Last week, I recounted my experience of that time to a busload of mostly Latino and African-American passengers. I told a white passenger who was not going to vote, “I don’t care if you support Mitt Romney this election. Just vote. Don’t take your right to vote for granted.”
This election, there are people working hard to stop you from voting, who don’t want your voice heard, and most of them are Republicans who are associating voter fraud with racial minority groups. An update on this trend comes from Huffington Post’s “Tea Party Poll-Watchers Set Sights on Latino Community,” October 25, 2012.
2. I vote DEMOCRAT because I support integration and diversity in government, law, and education. President Barack Obama nominated Berkeley law professor Goodwin Liu to fill a vacancy on the U.S. Court of Appeals for the Ninth Circuit in 2010, a move applauded by many Asian-American groups. Unfortunately, this overdue promotion was blocked by Republicans who were still smarting over their inability to stop “Wise Latina” Sonia Sotomayor from becoming a U.S. Supreme Court justice in 2009.
This perception that minority professionals cannot be as objective because of their racial and/or rich cultural heritage is not limited to the legal arena, but affects university professors and graduate students as well, whose scholarship may be tainted by accusations of racial and cultural bias that never seem to stick in the reverse direction.
3. I vote DEMOCRAT because I support equal civic membership, equal opportunity, and equal exercise of civil rights for women (as well as for gays and lesbians). As President Barack Obama said on The Tonight Show with Jay Leno (October 24, 2012) in response to yet another Republican blowhard’s ignorant remarks, “Rape is rape. It is a crime…. This is exactly why you don’t want a bunch of politicans, mostly male, making decisions about women’s healthcare decisions.”
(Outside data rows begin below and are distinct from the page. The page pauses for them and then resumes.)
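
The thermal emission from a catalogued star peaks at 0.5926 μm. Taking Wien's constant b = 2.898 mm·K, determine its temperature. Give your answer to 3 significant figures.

Wien's law gives T = b/λ_max = (2.898×10⁻³ m·K)/(5.926×10⁻⁷ m) = 4.89×10³ K.

T ≈ 4.89×10³ K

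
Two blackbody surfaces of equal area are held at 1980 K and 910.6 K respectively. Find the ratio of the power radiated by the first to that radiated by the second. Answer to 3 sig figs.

With equal areas, P₁/P₂ = (T₁/T₂)⁴ = (1980/910.6)⁴ = 22.4.

P₁/P₂ ≈ 22.4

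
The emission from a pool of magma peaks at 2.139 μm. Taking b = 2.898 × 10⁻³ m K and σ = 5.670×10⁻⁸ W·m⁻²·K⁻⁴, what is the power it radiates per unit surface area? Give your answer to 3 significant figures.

I ≈ 1.91×10⁵ W/m²

Wien's law: T = b/λ_max = 2.898×10⁻³/2.139×10⁻⁶ = 1354.84 K.
Then I = σT⁴ = 5.670×10⁻⁸×(1354.84)⁴ = 1.91×10⁵ W/m².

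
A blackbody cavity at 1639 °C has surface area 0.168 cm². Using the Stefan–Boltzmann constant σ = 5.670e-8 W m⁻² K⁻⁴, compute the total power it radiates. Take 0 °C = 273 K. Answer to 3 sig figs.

P ≈ 12.7 W

T = 1639 °C + 273 = 1912 K.
Area A = 0.168 cm² = 1.68×10⁻⁵ m².
P = σAT⁴ = 5.670×10⁻⁸ × 1.68×10⁻⁵ × (1912)⁴ = 12.7 W.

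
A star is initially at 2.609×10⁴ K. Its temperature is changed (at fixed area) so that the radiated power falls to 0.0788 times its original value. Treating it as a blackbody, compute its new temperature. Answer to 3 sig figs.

T₂ ≈ 1.38×10⁴ K

P ∝ T⁴, so T₂/T₁ = (P₂/P₁)^(1/4) = (0.0788)^(1/4) = 0.529824.
T₂ = 2.609×10⁴ × 0.529824 = 1.38×10⁴ K.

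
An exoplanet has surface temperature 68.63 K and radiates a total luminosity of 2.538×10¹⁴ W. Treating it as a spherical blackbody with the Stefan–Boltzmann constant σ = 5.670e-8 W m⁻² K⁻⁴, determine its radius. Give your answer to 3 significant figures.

L = 4πR²σT⁴ ⇒ R = √(L/(4πσT⁴)).
σT⁴ = 1.25788 W/m², so R = √(2.538×10¹⁴/(4π×1.25788)) = 4.01×10⁶ m.

R ≈ 4.01×10⁶ m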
For anyone to block a woman’s access to birth control and healthcare education comes out of an extremely limited frame of reference; bluntly, it’s caveman. A woman’s value is not limited to her fallopian tubes and fertilized eggs. No woman should have to hear what an elderly neighbor of mine once said to his wife, “You are good for nothing, because you can’t have babies anymore.”
4. I vote DEMOCRAT because I live and work in not just the U.S.A., but in the world-at-large. I understand clearly what banker Baron Karl Mayer meant way back in 1875 (as quoted in Nouriel Roubini and Stephen Mihm’s book CRISIS ECONOMICS: A CRASH COURSE IN THE FUTURE OF FINANCE, New York: Penguin Press, 2010): “The whole world has become a city.”
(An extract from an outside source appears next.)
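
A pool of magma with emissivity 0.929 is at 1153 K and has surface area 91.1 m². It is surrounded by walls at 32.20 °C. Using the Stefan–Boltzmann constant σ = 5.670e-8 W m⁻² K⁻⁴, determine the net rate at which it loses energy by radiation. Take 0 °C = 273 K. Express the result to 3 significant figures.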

The U.S. economy is on a healing path. There has been progress under President Obama. It may not be happening as fast as we would like it to, but our fortunes are tied to the world’s fortunes, whether we like it or not.
5. I voted for BARACK OBAMA AND JOE BIDEN, because the facts are mostly on our side. Unlike those who would tell you they have the facts but cannot give you any sources, I’m going to give you one way to check the facts: University of Pennsylvania’s Annenberg Public Policy Center’s www.FactCheck.org.
As I tell students, “Most of us don’t have photographic memories. You don’t have to know everything. Just know where to find the answers.”
Do your own research. Make up your own mind. AND VOTE!